Personally, I believe the X-Terra 50 is the best of the series for most people. I think the extra features of the 50 compared to the 30 are well worth having, especially the ground balance.
The 70 offers a lot to a person like myself, who is a serious prospector and jewelry hunter. But the 50 comes very close to the 70 even for those uses. The biggest difference is the true threshold based all-metal prospecting mode on the X-Terra 70, which from my brief testing is much more sensitive to tiny items than the motion mode "accept all" all-metal mode on the X-Terra 50.
In a nutshell, I would say that if a person does not have any use for a threshold based all-metal mode, then stick with the X-Terra 50 as far as performance goes. Some may like the X-Terra 70 for some special feature, like the multi-tone audio, but that in itself will not get you any targets with a 70 that a 50 would miss.
I also found the 50 to be much more the kind of machine I can just pick up and use without reading the owners manual. Not so the X-Terra 70. I have been through the owners manual twice so far.

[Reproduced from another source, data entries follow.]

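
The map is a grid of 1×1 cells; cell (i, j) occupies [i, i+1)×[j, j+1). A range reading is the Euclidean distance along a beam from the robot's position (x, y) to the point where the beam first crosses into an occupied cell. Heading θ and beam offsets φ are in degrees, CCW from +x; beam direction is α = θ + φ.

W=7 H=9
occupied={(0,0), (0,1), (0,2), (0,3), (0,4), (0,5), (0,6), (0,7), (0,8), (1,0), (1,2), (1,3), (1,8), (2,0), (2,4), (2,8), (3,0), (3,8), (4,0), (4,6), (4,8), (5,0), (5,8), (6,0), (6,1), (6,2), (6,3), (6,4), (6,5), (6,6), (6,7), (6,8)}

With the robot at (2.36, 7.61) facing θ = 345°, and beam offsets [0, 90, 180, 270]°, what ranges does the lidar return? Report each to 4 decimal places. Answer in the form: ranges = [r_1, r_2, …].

beam 1: φ=0°, α=345°
  direction (0.9659, -0.2588); cell (2,7); t to first gridline: x 0.6626, y 2.3569 (then +1.0353 / +3.8637)
    (3,7) via x @ 0.6626
    (4,7) via x @ 1.6979
    (4,6) via y @ 2.3569  # hit
  → r_1 = 2.3569
beam 2: φ=90°, α=75°
  direction (0.2588, 0.9659); cell (2,7); t to first gridline: x 2.4728, y 0.4038 (then +3.8637 / +1.0353)
    (2,8) via y @ 0.4038  # hit
  → r_2 = 0.4038
beam 3: φ=180°, α=165°
  direction (-0.9659, 0.2588); cell (2,7); t to first gridline: x 0.3727, y 1.5068 (then +1.0353 / +3.8637)
    (1,7) via x @ 0.3727
    (0,7) via x @ 1.4080  # hit
  → r_3 = 1.4080
beam 4: φ=270°, α=255°
  direction (-0.2588, -0.9659); cell (2,7); t to first gridline: x 1.3909, y 0.6315 (then +3.8637 / +1.0353)
    (2,6) via y @ 0.6315
    (1,6) via x @ 1.3909
    (1,5) via y @ 1.6668
    (1,4) via y @ 2.7021
    (1,3) via y @ 3.7373  # hit
  → r_4 = 3.7373

ranges = [2.3569, 0.4038, 1.4080, 3.7373]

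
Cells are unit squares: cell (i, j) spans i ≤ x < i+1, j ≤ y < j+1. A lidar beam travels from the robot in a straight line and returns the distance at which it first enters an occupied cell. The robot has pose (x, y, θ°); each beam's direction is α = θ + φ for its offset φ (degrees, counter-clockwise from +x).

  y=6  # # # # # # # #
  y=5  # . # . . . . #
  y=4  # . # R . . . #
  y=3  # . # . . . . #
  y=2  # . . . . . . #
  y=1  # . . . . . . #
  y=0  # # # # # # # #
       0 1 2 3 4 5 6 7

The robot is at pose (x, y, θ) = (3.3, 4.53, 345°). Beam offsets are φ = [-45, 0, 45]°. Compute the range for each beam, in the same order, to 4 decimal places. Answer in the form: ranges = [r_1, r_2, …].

beam 1: φ=-45°, α=300°
  dir = (cos 300°, sin 300°) = (0.5000, -0.8660); from cell (3,4)
  next x-line at t=1.4000, next y-line at t=0.6120; Δt_x=2.0000, Δt_y=1.1547
    y: enter (3,3) at t=0.6120
    x: enter (4,3) at t=1.4000
    y: enter (4,2) at t=1.7667
    y: enter (4,1) at t=2.9214
    x: enter (5,1) at t=3.4000
    y: enter (5,0) at t=4.0761 ← occupied
  → r_1 = 4.0761
beam 2: φ=0°, α=345°
  dir = (cos 345°, sin 345°) = (0.9659, -0.2588); from cell (3,4)
  next x-line at t=0.7247, next y-line at t=2.0478; Δt_x=1.0353, Δt_y=3.8637
    x: enter (4,4) at t=0.7247
    x: enter (5,4) at t=1.7600
    y: enter (5,3) at t=2.0478
    x: enter (6,3) at t=2.7952
    x: enter (7,3) at t=3.8305 ← occupied
  → r_2 = 3.8305
beam 3: φ=45°, α=30°
  dir = (cos 30°, sin 30°) = (0.8660, 0.5000); from cell (3,4)
  next x-line at t=0.8083, next y-line at t=0.9400; Δt_x=1.1547, Δt_y=2.0000
    x: enter (4,4) at t=0.8083
    y: enter (4,5) at t=0.9400
    x: enter (5,5) at t=1.9630
    y: enter (5,6) at t=2.9400 ← occupied
  → r_3 = 2.9400

ranges = [4.0761, 3.8305, 2.9400]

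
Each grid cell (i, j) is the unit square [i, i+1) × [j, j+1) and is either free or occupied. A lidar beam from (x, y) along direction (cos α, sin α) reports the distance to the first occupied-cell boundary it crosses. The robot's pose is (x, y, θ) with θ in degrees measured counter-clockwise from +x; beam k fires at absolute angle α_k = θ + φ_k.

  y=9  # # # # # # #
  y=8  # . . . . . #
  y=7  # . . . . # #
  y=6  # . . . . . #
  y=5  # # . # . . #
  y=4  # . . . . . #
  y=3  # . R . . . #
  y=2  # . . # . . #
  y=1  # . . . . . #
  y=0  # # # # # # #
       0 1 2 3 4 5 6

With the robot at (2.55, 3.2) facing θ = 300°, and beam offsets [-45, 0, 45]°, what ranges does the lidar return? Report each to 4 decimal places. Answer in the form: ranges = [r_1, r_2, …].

ranges = [2.2776, 0.9000, 0.7727]

beam 1: φ=-45°, α=255°
  cosα=-0.2588 sinα=-0.9659 | (2,3) | tMaxX 2.1250 tMaxY 0.2071 | tΔX 3.8637 tΔY 1.0353
    t=0.2071 [y] (2,2)
    t=1.2423 [y] (2,1)
    t=2.1250 [x] (1,1)
    t=2.2776 [y] (1,0) — stop
  → r_1 = 2.2776
beam 2: φ=0°, α=300°
  cosα=0.5000 sinα=-0.8660 | (2,3) | tMaxX 0.9000 tMaxY 0.2309 | tΔX 2.0000 tΔY 1.1547
    t=0.2309 [y] (2,2)
    t=0.9000 [x] (3,2) — stop
  → r_2 = 0.9000
beam 3: φ=45°, α=345°
  cosα=0.9659 sinα=-0.2588 | (2,3) | tMaxX 0.4659 tMaxY 0.7727 | tΔX 1.0353 tΔY 3.8637
    t=0.4659 [x] (3,3)
    t=0.7727 [y] (3,2) — stop
  → r_3 = 0.7727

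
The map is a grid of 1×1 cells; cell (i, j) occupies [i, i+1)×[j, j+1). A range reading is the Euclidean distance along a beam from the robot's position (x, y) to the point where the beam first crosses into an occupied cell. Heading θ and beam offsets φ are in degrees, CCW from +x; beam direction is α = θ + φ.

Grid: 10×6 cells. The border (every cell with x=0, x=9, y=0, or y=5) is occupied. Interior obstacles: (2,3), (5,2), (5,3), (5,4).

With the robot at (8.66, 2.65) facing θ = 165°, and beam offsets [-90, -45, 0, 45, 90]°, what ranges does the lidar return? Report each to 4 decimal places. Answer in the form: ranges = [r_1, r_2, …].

beam 1: φ=-90°, α=75°
  direction (0.2588, 0.9659); cell (8,2); t to first gridline: x 1.3137, y 0.3623 (then +3.8637 / +1.0353)
    (8,3) via y @ 0.3623
    (9,3) via x @ 1.3137  # hit
  → r_1 = 1.3137
beam 2: φ=-45°, α=120°
  direction (-0.5000, 0.8660); cell (8,2); t to first gridline: x 1.3200, y 0.4041 (then +2.0000 / +1.1547)
    (8,3) via y @ 0.4041
    (7,3) via x @ 1.3200
    (7,4) via y @ 1.5588
    (7,5) via y @ 2.7135  # hit
  → r_2 = 2.7135
beam 3: φ=0°, α=165°
  direction (-0.9659, 0.2588); cell (8,2); t to first gridline: x 0.6833, y 1.3523 (then +1.0353 / +3.8637)
    (7,2) via x @ 0.6833
    (7,3) via y @ 1.3523
    (6,3) via x @ 1.7186
    (5,3) via x @ 2.7538  # hit
  → r_3 = 2.7538
beam 4: φ=45°, α=210°
  direction (-0.8660, -0.5000); cell (8,2); t to first gridline: x 0.7621, y 1.3000 (then +1.1547 / +2.0000)
    (7,2) via x @ 0.7621
    (7,1) via y @ 1.3000
    (6,1) via x @ 1.9168
    (5,1) via x @ 3.0715
    (5,0) via y @ 3.3000  # hit
  → r_4 = 3.3000
beam 5: φ=90°, α=255°
  direction (-0.2588, -0.9659); cell (8,2); t to first gridline: x 2.5500, y 0.6729 (then +3.8637 / +1.0353)
    (8,1) via y @ 0.6729
    (8,0) via y @ 1.7082  # hit
  → r_5 = 1.7082

ranges = [1.3137, 2.7135, 2.7538, 3.3000, 1.7082]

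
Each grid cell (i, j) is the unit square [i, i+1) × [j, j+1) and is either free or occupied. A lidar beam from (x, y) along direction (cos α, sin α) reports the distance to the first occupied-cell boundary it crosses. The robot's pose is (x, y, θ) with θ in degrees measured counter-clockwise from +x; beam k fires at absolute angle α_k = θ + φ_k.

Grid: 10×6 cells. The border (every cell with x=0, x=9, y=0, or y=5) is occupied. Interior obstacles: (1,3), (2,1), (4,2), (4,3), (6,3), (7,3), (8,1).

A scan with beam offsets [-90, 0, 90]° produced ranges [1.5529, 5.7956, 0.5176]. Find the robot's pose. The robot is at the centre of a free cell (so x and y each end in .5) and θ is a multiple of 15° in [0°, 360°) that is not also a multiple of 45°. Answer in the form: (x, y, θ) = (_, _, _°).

Enumerate (i+0.5, j+0.5, θ) over the 25 free cells and 16 admissible headings. For each, cast all 3 beams and compare to the given ranges.
  (7.5, 1.5, 30°): beam 1 = 0.5774 ≠ 1.5529 ✗
  (5.5, 3.5, 60°): beam 1 = 0.5774 ≠ 1.5529 ✗
  (3.5, 2.5, 345°): beam 2 = 0.5176 ≠ 5.7956 ✗
  (5.5, 2.5, 345°): beam 2 = 2.5882 ≠ 5.7956 ✗
  …
  (1.5, 2.5, 345°): r_1=1.5529, r_2=5.7956, r_3=0.5176 — all match ✓
No second candidate reproduces the full scan.

(x, y, θ) = (1.5, 2.5, 345°)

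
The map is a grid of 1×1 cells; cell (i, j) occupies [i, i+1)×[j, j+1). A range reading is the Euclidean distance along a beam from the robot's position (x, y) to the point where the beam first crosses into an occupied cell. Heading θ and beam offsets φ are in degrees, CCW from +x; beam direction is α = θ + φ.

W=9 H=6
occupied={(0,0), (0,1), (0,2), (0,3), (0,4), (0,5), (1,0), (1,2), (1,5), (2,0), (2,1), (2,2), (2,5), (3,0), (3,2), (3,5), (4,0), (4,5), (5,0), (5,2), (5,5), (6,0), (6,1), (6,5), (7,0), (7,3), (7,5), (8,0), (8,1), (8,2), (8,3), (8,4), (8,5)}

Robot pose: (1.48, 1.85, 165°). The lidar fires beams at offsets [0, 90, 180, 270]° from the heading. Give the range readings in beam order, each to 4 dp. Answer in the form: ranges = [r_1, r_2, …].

beam 1: φ=0°, α=165°
  direction (-0.9659, 0.2588); cell (1,1); t to first gridline: x 0.4969, y 0.5796 (then +1.0353 / +3.8637)
    (0,1) via x @ 0.4969  # hit
  → r_1 = 0.4969
beam 2: φ=90°, α=255°
  direction (-0.2588, -0.9659); cell (1,1); t to first gridline: x 1.8546, y 0.8800 (then +3.8637 / +1.0353)
    (1,0) via y @ 0.8800  # hit
  → r_2 = 0.8800
beam 3: φ=180°, α=345°
  direction (0.9659, -0.2588); cell (1,1); t to first gridline: x 0.5383, y 3.2841 (then +1.0353 / +3.8637)
    (2,1) via x @ 0.5383  # hit
  → r_3 = 0.5383
beam 4: φ=270°, α=75°
  direction (0.2588, 0.9659); cell (1,1); t to first gridline: x 2.0091, y 0.1553 (then +3.8637 / +1.0353)
    (1,2) via y @ 0.1553  # hit
  → r_4 = 0.1553

ranges = [0.4969, 0.8800, 0.5383, 0.1553]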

Finally, I do think the target segmenting on the X-Terra 50 is sufficient, and a case can be made that it may be better than that on the X-Terra 70. I have not figured out exactly what benefit those extra segments will offer me yet, and the display is more likely to jump around with the extra VDI sensitivity. Obviously you can tweak the X-Terra 70 a bit more with the extra segments, but the question is if there really is any practical need for this under normal circumstances. My gut feeling at this point is that the X-Terra 30 has too few segments for my taste, and the X-Terra 70 may have too many. The 50 feels just right in this regard. But maybe I'll feel differently after getting some real hours in with the 70.